高校2年生の頃に挑戦したのは、文化祭での一人芝居。なぜ一人芝居なのかというと、太田は、その高校でたった一人の演劇部の部員だったからだ(笑)太田は、堂本正樹の「ナイロンの折鶴」という作品で一人芝居をしたのだという。

太田は、文化祭初日の舞台は失敗したが、二日目は、廊下に立ち見がでるまで客が入り、自分が演じた芝居の中で最高のものだったと語っている。

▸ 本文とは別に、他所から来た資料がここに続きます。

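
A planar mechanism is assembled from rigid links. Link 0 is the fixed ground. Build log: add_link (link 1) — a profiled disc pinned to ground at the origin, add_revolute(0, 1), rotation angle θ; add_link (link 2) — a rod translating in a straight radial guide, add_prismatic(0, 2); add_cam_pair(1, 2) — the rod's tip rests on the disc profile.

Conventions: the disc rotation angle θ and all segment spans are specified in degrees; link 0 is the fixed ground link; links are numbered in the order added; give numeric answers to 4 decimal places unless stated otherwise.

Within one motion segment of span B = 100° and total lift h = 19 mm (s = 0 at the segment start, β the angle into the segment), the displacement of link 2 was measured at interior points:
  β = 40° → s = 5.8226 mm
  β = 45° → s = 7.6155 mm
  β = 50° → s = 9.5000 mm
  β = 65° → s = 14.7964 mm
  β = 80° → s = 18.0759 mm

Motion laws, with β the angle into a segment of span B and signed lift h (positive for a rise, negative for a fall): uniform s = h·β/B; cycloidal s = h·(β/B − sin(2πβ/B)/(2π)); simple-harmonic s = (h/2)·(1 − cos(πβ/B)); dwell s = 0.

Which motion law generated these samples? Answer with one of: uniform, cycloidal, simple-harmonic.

candidates at β/B = r: uniform s = h·r (linear in β); cycloidal s = h·(r − sin(2πr)/(2π)); simple-harmonic s = (h/2)(1 − cos(πr))
β=40°: printed 5.8226 | uniform 7.6000, cycloidal 5.8226, simple-harmonic 6.5643
β=45°: printed 7.6155 | uniform 8.5500, cycloidal 7.6155, simple-harmonic 8.0139
β=50°: printed 9.5000 | uniform 9.5000, cycloidal 9.5000, simple-harmonic 9.5000
β=65°: printed 14.7964 | uniform 12.3500, cycloidal 14.7964, simple-harmonic 13.8129
β=80°: printed 18.0759 | uniform 15.2000, cycloidal 18.0759, simple-harmonic 17.1857
only one law matches every sample → cycloidal

cycloidal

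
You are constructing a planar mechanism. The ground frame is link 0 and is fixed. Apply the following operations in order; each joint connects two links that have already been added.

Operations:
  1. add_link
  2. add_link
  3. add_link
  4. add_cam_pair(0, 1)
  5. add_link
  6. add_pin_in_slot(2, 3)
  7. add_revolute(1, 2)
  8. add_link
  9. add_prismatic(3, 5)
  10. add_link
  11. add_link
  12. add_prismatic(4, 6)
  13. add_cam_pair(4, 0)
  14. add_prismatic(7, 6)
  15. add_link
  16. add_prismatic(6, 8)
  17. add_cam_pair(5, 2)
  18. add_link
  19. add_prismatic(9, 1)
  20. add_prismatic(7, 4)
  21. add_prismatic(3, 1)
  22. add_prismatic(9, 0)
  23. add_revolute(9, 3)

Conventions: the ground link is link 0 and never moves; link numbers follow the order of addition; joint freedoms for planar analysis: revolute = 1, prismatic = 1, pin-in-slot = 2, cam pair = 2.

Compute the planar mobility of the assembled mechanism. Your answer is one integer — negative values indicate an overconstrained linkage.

ground; <1,0,0>
#1 <2,0,0>
#2 <3,0,0>
#3 <4,0,0>
C:0↔1 J2 <4,0,1>
#4 <5,0,1>
PS:2↔3 J2 <5,0,2>
R:1↔2 J1 <5,1,2>
#5 <6,1,2>
P:3↔5 J1 <6,2,2>
#6 <7,2,2>
#7 <8,2,2>
P:4↔6 J1 <8,3,2>
C:4↔0 J2 <8,3,3>
P:7↔6 J1 <8,4,3>
#8 <9,4,3>
P:6↔8 J1 <9,5,3>
C:5↔2 J2 <9,5,4>
#9 <10,5,4>
P:9↔1 J1 <10,6,4>
P:7↔4 J1 <10,7,4>
P:3↔1 J1 <10,8,4>
P:9↔0 J1 <10,9,4>
R:9↔3 J1 <10,10,4>
3×9 − 2×10 − 1×4 = 3

M = 3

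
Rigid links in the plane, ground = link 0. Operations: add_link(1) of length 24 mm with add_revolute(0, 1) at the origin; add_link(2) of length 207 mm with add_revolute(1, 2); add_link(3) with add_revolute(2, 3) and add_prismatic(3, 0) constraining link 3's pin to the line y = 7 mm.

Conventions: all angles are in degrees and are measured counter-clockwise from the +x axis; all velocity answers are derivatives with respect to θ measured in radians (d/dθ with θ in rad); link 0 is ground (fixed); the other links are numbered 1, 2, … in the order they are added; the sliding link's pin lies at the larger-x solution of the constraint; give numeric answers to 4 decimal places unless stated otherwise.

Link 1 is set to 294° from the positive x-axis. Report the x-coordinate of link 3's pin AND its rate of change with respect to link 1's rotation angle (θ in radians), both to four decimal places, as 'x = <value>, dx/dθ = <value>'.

geometry: r = 24 mm, L = 207 mm, e = 7 mm
crank pin P = (r cos θ, r sin θ) = (9.761679, -21.925091)
h = r sin θ − e = -21.925091 − 7 = -28.925091
x = r cos θ + √(L² − h²) = 9.761679 + 204.969117 = 214.730797
dx/dθ = −r sin θ − h·r cos θ/√(L² − h²) (θ in radians; h = -28.925091) = 23.302652

x = 214.7308, dx/dθ = 23.3027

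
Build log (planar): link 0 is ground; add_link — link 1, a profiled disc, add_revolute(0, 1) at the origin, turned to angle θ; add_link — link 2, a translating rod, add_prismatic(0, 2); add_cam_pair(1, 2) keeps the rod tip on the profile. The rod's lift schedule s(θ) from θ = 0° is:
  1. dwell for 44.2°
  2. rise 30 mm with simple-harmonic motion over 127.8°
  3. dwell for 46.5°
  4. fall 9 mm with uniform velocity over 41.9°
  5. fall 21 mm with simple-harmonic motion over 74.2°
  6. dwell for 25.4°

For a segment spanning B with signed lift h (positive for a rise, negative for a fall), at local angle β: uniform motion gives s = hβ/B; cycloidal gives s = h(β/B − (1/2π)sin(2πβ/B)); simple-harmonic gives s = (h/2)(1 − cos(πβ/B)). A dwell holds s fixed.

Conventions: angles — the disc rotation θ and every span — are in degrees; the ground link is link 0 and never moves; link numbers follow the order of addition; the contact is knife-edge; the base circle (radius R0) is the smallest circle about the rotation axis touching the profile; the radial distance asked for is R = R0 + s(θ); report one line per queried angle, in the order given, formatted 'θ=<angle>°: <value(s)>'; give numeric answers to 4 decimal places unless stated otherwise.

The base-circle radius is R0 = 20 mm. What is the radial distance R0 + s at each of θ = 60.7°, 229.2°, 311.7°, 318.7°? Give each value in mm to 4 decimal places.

seg 1 [0°–44.2°] dwell: s stays 0.0000
seg 2 [44.2°–172°] simple-harmonic, h=30: θ=60.7° here. β=16.5, B=127.8. 30/2·(1 − cos(π·0.1291)) = 1.2170 → s = 1.2170
seg 2 [44.2°–172°] simple-harmonic, h=30: full span → s += 30 → s = 30.0000
seg 3 [172°–218.5°] dwell: s stays 30.0000
seg 4 [218.5°–260.4°] uniform, h=-9: θ=229.2° here. β=10.7, B=41.9. -9·10.7/41.9 = -2.2983 → s = 27.7017
seg 4 [218.5°–260.4°] uniform, h=-9: full span → s += -9 → s = 21.0000
seg 5 [260.4°–334.6°] simple-harmonic, h=-21: θ=311.7° here. β=51.3, B=74.2. -21/2·(1 − cos(π·0.6914)) = -16.4393 → s = 4.5607
seg 5 [260.4°–334.6°] simple-harmonic, h=-21: θ=318.7° here. β=58.3, B=74.2. -21/2·(1 − cos(π·0.7857)) = -18.7092 → s = 2.2908
θ=60.7°: R = R0 + s = 20 + 1.2170 = 21.2170
θ=229.2°: R = R0 + s = 20 + 27.7017 = 47.7017
θ=311.7°: R = R0 + s = 20 + 4.5607 = 24.5607
θ=318.7°: R = R0 + s = 20 + 2.2908 = 22.2908

θ=60.7°: 21.2170
θ=229.2°: 47.7017
θ=311.7°: 24.5607
θ=318.7°: 22.2908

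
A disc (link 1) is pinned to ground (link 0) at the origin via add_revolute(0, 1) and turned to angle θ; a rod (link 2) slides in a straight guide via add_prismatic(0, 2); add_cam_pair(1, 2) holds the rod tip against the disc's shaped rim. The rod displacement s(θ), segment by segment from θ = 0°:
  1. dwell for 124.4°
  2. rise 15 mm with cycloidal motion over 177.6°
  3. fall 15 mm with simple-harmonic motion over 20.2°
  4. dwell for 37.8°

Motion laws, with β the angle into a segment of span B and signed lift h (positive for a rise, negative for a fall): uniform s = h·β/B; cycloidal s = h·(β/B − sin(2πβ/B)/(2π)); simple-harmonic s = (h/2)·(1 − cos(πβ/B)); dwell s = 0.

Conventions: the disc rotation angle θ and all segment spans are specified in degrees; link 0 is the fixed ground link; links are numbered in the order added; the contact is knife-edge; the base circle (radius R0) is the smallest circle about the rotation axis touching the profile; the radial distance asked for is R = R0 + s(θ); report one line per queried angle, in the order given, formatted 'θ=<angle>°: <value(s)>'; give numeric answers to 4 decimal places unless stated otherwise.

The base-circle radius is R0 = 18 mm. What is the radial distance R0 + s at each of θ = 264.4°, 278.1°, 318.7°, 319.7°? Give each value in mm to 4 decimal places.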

太田:その芝居は今振り返っても完璧だった。だから、自信ありますよ。その時、俺のひとり芝居を観てくれたヤツは、それ以降も「あれ以上の芝居を観たことないだろう」っていうね。ただ、先生だけは相変わらずラストの暗転のキッカケをまったく忘れてやがったんです(笑)。最後に俺が死んで暗転という流れだったのに、いつまでたっても暗くなんねぇから、「まだかよ、終われないよ」って。しょうがないから、それまで死んでいたのに、急に立ち上がって「ありがとうございました」って言いましたけどね(笑)(爆笑問題 太田光自伝より)

孤独を救ったピカソの絵

3年間、友だちが一人もできず、徐々に感情の起伏を無くし、食べ物も味がしなくなったという太田。そんな太田を救ったのが、ピカソの「泣く女」だった。

太田:結局、3年間、心は開かなかったけど、キッカケならありました。それはピカソの絵なんです。当時の俺は、小説や演劇だけではなく、絵画にも興味を持っていたんですよー中略ー高2の時、竹橋の近代美術館でピカソ展が開かれたんですね。そこで観たのが「泣く女」です。その絵を観た時に、急にスッと楽になった。ほら、ピカソの絵ってぐちゃぐちゃでめちゃくちゃじゃないですか。でもピカソには自分が見えたままに描いているんだろうから、それは真実なんだと思った。そのピカソなりの真実をそのまま描いたっていうのを感じた時に、「ああ、何でもありじゃん!」っていう気がしたんですよ。(爆笑問題 太田光自伝より

こうして、感情と取り戻した太田は、映画監督を目指し、日大芸術学部を受験。高校3年間の鬱憤を晴らすために、受験当日から騒ぎまくり、皆に話しかけまくったという。その日大へ、野球のユニフォームで受験に来ていたというのが、後に相方となる田中裕二だ。